Tripvan shot a startled glare at me. I gulped heavy.
The bear guard lowered his head, as if computing. It appeared he knew at least one English word. He began to shiver.
“Fuck you? FAAAAK YOU?”
His shoulders humped, his neck crested, his fists balled. We were on the verge of being obliterated by a KGB monster.
He marched us out to the street, uranium texturing his face in fury.
We waved apologies and assurances as he began spieling to a policeman.
We scooted on out of there as fast as our thongs would carry us.
“Shit man.” We looked at each other, shook up and bleary hearted.
“Maybe we should try the Russian embassy to go to Kaliningrad?”
*
If we’d followed through with this secondary debacle, rather than immediately hitting the nearest bar and exploding into laughter, I can logically infer that we would have been blotted from the face of the earth. Down into the ditch with the cleaver, is how ends The Trial.

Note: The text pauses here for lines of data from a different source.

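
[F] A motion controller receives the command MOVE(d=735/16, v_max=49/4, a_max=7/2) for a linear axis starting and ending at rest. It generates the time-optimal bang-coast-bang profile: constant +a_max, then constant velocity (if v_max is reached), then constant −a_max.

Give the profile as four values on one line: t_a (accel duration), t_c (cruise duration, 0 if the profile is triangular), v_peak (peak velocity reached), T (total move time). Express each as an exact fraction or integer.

t_a=7/2 t_c=1/4 v_peak=49/4 T=29/4

v_max²/a_max = (49/4)²/(7/2) = 343/8
735/16 ≥ 343/8 → trapezoidal
t_a = (49/4)/(7/2) = 7/2; v_peak = 49/4
d_cruise = 735/16 − 343/8 = 49/16; t_c = (49/16)/(49/4) = 1/4
T = 2·7/2 + 1/4 = 29/4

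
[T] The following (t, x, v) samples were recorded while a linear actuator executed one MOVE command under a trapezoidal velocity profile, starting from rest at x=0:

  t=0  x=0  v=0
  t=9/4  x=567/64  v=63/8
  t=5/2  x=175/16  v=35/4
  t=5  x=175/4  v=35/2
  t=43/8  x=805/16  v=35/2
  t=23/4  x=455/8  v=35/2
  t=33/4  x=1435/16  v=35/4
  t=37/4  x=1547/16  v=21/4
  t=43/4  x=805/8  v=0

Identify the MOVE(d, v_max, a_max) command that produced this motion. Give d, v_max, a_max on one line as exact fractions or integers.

d=805/8 v_max=35/2 a_max=7/2

final state: t=43/4, x=805/8, v=0 → d = 805/8
a_max = (63/8−0)/(9/4−0) = 7/2
max v = 35/2 over t∈[5,23/4] → v_max = 35/2
check: 35/2·(5+3/4) = 805/8 ✓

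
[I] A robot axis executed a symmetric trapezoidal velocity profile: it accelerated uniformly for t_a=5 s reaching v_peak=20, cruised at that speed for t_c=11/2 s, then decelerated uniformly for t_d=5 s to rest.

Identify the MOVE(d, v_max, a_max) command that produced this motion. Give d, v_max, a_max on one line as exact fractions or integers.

a_max = 20/5 = 4
d_a = ½·20·5 = 50; d_c = 20·11/2 = 110
d = 2·50 + 110 = 210
t_c = 11/2 > 0 so v_max = 20

d=210 v_max=20 a_max=4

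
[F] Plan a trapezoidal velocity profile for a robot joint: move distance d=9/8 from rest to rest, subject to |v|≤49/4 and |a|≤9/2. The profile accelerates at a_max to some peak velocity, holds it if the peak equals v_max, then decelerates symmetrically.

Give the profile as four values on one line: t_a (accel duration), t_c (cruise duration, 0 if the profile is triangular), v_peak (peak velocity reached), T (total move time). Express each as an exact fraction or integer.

t_a=1/2 t_c=0 v_peak=9/4 T=1

v_max²/a_max = (49/4)²/(9/2) = 2401/72
9/8 < 2401/72 ⇒ no cruise
v_peak = √(9/8·9/2) = √(81/16) = 9/4
t_a = (9/4)/(9/2) = 1/2; t_c = 0
T = 2·1/2 = 1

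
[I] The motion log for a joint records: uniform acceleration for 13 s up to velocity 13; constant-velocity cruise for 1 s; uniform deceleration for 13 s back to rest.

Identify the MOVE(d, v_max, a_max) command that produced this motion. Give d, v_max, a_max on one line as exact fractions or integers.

d=182 v_max=13 a_max=1

a_max = 13/13 = 1
d_a = ½·13·13 = 169/2; d_c = 13·1 = 13
d = 2·169/2 + 13 = 182
t_c = 1 > 0 ⇒ limit active, v_max = 13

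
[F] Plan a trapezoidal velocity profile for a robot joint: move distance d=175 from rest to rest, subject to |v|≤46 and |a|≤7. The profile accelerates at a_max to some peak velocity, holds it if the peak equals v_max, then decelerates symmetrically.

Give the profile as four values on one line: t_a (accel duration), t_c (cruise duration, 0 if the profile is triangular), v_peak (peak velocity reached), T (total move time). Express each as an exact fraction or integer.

(v_max)²/a_max = 46²/7 = 2116/7
175 < 2116/7 → triangular
v_peak = √(175·7) = √1225 = 35
t_a = 35/7 = 5; t_c = 0
T = 2·5 = 10

t_a=5 t_c=0 v_peak=35 T=10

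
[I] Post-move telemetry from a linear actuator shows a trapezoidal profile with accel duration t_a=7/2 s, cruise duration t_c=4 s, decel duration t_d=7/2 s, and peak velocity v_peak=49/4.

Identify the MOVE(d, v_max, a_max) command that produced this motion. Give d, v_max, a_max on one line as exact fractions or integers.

a_max = (49/4)/(7/2) = 7/2
d_a = ½·49/4·7/2 = 343/16; d_c = 49/4·4 = 49
d = 2·343/16 + 49 = 735/8
t_c = 4 > 0 so v_max = 49/4

d=735/8 v_max=49/4 a_max=7/2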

Instead, like all rampaging tornados, this was just the beginning of its warpath. Like the mad Don Quixote told his (even madder) squire Sancho, "If last night Fortune shut the door which we were looking for, and deceived us [...], it is now opening wide to us another, better, and more certain adventure," and off they rode into the burning sunlight, doomed to their insanity and guided into the palms of the world.